In the short story, '"Press Play", the Thirteenth Doctor discovered a message in the TARDIS left for her by Susan informing her that before she had "activated the TARDIS record mode" before she left in The Dalek Invasion of Earth.

==Film version==

In the films Dr. Who and the Daleks (1965) and Daleks' Invasion Earth 2150 A.D. (1966), Susan (portrayed by Roberta Tovey) is one of Dr. Who’s granddaughters. She is depicted as a more brave and resourceful child than her timid, teenage television counterpart.

===Other media===

====Comics====

The character also appears in the Dell comic strip adaptation of the film, the Doctor Who Magazine comic strip stories Daleks Versus the Martians and Dr. Who and the Mechonoids, and the short story The House on Oldark Moor by Justin Richards.

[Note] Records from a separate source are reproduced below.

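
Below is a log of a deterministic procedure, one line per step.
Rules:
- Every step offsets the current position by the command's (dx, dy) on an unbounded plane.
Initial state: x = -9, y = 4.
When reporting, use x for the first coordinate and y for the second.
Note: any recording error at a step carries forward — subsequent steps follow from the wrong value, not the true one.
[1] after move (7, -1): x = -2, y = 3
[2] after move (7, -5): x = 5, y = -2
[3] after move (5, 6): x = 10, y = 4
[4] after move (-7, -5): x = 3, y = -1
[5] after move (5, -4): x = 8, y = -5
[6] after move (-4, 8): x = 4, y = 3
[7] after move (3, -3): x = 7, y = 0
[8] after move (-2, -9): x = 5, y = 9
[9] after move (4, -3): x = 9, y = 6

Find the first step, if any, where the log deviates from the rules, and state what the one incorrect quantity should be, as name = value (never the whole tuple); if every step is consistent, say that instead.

Recomputing the run from the initial state:
step 1: x = -2, y = 3
step 2: x = 5, y = -2
step 3: x = 10, y = 4
step 4: x = 3, y = -1
step 5: x = 8, y = -5
step 6: x = 4, y = 3
step 7: x = 7, y = 0
step 8: x = 5, y = -9
step 9: x = 9, y = -12
The first disagreement with the log is at step 8, where the value should be y = -9.

step 8, y = -9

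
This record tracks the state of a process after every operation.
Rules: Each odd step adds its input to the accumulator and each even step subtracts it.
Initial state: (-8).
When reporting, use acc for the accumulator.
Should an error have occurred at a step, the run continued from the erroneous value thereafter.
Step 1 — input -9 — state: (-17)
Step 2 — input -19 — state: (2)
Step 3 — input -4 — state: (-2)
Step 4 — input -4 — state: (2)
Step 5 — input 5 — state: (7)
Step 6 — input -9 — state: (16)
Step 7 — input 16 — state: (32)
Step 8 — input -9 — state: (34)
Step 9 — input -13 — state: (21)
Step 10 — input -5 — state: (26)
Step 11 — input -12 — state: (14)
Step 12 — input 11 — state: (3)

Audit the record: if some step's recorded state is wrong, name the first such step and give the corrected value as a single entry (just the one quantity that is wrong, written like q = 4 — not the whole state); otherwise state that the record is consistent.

Recomputing the run from the initial state:
step 1: acc = -17
step 2: acc = 2
step 3: acc = -2
step 4: acc = 2
step 5: acc = 7
step 6: acc = 16
step 7: acc = 32
step 8: acc = 41
step 9: acc = 28
step 10: acc = 33
step 11: acc = 21
step 12: acc = 10
The first disagreement with the record is at step 8, where the value should be acc = 41.

step 8, acc = 41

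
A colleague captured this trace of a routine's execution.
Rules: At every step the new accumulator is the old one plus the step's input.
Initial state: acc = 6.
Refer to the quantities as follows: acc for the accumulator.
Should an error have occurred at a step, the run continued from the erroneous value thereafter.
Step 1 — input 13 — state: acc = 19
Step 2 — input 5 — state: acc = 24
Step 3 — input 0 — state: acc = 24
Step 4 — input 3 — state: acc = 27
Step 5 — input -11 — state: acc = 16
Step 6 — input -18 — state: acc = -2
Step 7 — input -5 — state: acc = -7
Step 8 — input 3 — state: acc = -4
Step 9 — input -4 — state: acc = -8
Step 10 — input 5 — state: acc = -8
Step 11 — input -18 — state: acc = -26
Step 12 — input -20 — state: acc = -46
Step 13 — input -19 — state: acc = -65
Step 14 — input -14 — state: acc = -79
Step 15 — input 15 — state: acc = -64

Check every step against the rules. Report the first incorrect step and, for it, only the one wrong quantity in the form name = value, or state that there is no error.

step 1: acc = 6 + 13 = 19 -> exactly as logged
step 2: acc = 19 + 5 = 24 -> agrees with the trace
step 3: acc = 24 + 0 = 24 -> verified
step 4: acc = 24 + 3 = 27 -> exactly as logged
step 5: acc = 27 + -11 = 16 -> same as recorded
step 6: acc = 16 + -18 = -2 -> agrees with the trace
step 7: acc = -2 + -5 = -7 -> no discrepancy
step 8: acc = -7 + 3 = -4 -> verified
step 9: acc = -4 + -4 = -8 -> agrees with the trace
step 10: acc = -8 + 5 = -3 -> this is not what the trace shows
The earliest wrong entry is at step 10: it should read acc = -3.

step 10, acc = -3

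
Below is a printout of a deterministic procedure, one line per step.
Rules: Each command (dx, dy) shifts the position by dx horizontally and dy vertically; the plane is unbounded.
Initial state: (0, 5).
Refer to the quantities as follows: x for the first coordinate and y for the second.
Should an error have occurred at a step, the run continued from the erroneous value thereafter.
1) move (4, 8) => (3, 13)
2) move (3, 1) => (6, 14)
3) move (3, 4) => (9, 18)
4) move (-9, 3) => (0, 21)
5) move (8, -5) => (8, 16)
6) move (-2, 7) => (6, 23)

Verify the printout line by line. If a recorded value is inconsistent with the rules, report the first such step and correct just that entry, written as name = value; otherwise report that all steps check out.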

In Dr Who and the House on Oldark Moor, she and the others encountered an ancient Roman legion in 64 A.D., and subsequently travelled to Oldark Moor and met Count Tarkin.

In Doctor Who 3 - The Third Motion Picture, Susan realized that she and the others were only fictional constructs created by the Scriptwriter, and managed to reach out and pierce the Scriptwriter through the heart with a stake while the Scriptwriter was scripting a third Dr. Who movie, putting an end to the franchise and freeing herself from fictionality.

====Other appearances====

Roberta Tovey reprised the role of Susan for a minisode in the documentary More than... 30 Years in the TARDIS.

In the Dalek-infested London of the 22nd century, the Black and Red Dalek and two Robomen walk past a sign reading: ″IT IS FORBIDDEN TO DUMP BODIES IN THE RIVER″, as well as an inconspicuous police box, not recognising it as Tardis. After the Daleks have gone past, the doors open to reveal Susan, grinning at her successful stealth.

In an interview following the skit, Tovey harboured hopes of a follow-up to the two Cushing films centering on an adult version of her Susan, having taken on her grandfather's mantle as an adventurer in time and space, these plans never materialised.